I started reading that review but quickly gave up. That guy clearly decided before watching that they didn't want to like it and would look for reasons to hate it. Attacking the animation of Progressive is laughable when it's one of the absolute highlights of it.

It's actually really surprising that both were written by the same person. I would never have guessed that. In fact I think that's probably why the good and bad points of each show are so obvious. The writer has clearly tried to distinguish each version as much a possible but that's allowed a certain amount of incoherence to set in as some differences are probably there just to be different rather than because that version really called for it.

In fact Progressive being about people worried about how they are seen and putting on a front for others vs Alternative being about letting go of the past and pushing forward into a new world is essentially what both those shows are to the original. Which tie back to you comment about Progressive having that made by committe feel and Alternative having that made by a fan in their own world vibe.
 
It occurs to me that had I watched these normally, rather than as part of a simulwatch I might have enjoyed Alternative more. For starters I'd have binged all 6 episodes in one sitting so wouldnt have had time to think about stuff so much between epsiodes. But also the way I watch something as part of a simulwatch is definitely different to normal. Normally I switch off a bit and just go along for the ride and see where we go. In a simulwatch I'm always aware of looking for things to talk about and being more critical generally.

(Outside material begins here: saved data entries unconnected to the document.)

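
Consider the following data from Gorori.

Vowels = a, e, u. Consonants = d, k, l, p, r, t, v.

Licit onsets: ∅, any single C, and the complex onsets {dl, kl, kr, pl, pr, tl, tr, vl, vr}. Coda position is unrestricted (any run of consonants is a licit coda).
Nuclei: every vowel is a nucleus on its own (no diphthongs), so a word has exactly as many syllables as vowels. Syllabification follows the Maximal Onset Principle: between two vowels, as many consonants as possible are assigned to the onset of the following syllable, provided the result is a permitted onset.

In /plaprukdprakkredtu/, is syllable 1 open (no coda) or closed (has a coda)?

The vowels are a, u, a, e, u — 5 nuclei, so 5 syllables.
/a…u/ gap (V1→V2): /pr/ — entire cluster is a permitted onset → onset /pr/, coda ∅.
/u…a/ gap (V2→V3): cluster /kdpr/ — the longest permitted-onset suffix is /pr/; onset = /pr/, preceding coda = /kd/.
/a…e/ gap (V3→V4): /kkr/; trying suffixes from longest down, /kr/ is the first permitted one, so coda /k/ | onset /kr/.
/e…u/ gap (V4→V5): /dt/; trying suffixes from longest down, /t/ is the first permitted one, so coda /d/ | onset /t/.
Result: pla.prukd.prak.kred.tu.
Syllable 1 is /pla/; it ends in its nucleus with no coda, so it is open.

open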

For a show like Evangelion it was a benefit as I enjoyed it more that I ever had before but I think with FLCL, because its 3 shows that can be directly compared and pulled apart, it probably had a negative effect on my enjoyment. I still had a lot of fun doing it as a simulwatch, I'm not trying to moan, just another observation. I just have a feeling that I'll rewatch all 3 in a few years and find I enjoy both sequels more.
 
Finally got around to reading that review Neil linked and uh, yeah... I do agree with them on a couple of points, but it also sounds a lot like they‘re personally insulted by the idea of an inferior sequel existing, and largely blinded to its positive qualities. I’m maybe a bit inclined to sneer at that sort of attitude, but I’ll happily put the boot into that CGI Dominion OVA to anyone who’ll listen, so fair play I suppose.
 
Hah, that's pretty cool. Sure I saw a photo of the exact television that makes up the rest of Canti's head somewhere recently, but I can't find it now...
 
@WMD: That's actually perfect! 😆
Who knew!

I notice that that's the Twitter account of the show's producer, the one who did the director's commentary with Tsurumaki.
 
@WMD: That's actually perfect! 😆
Who knew!

I notice that that's the Twitter account of the show's producer, the one who did the director's commentary with Tsurumaki.
Oh fair. I wasnt sure who it was. I think it appeared in my feed after a V/O retweeted it.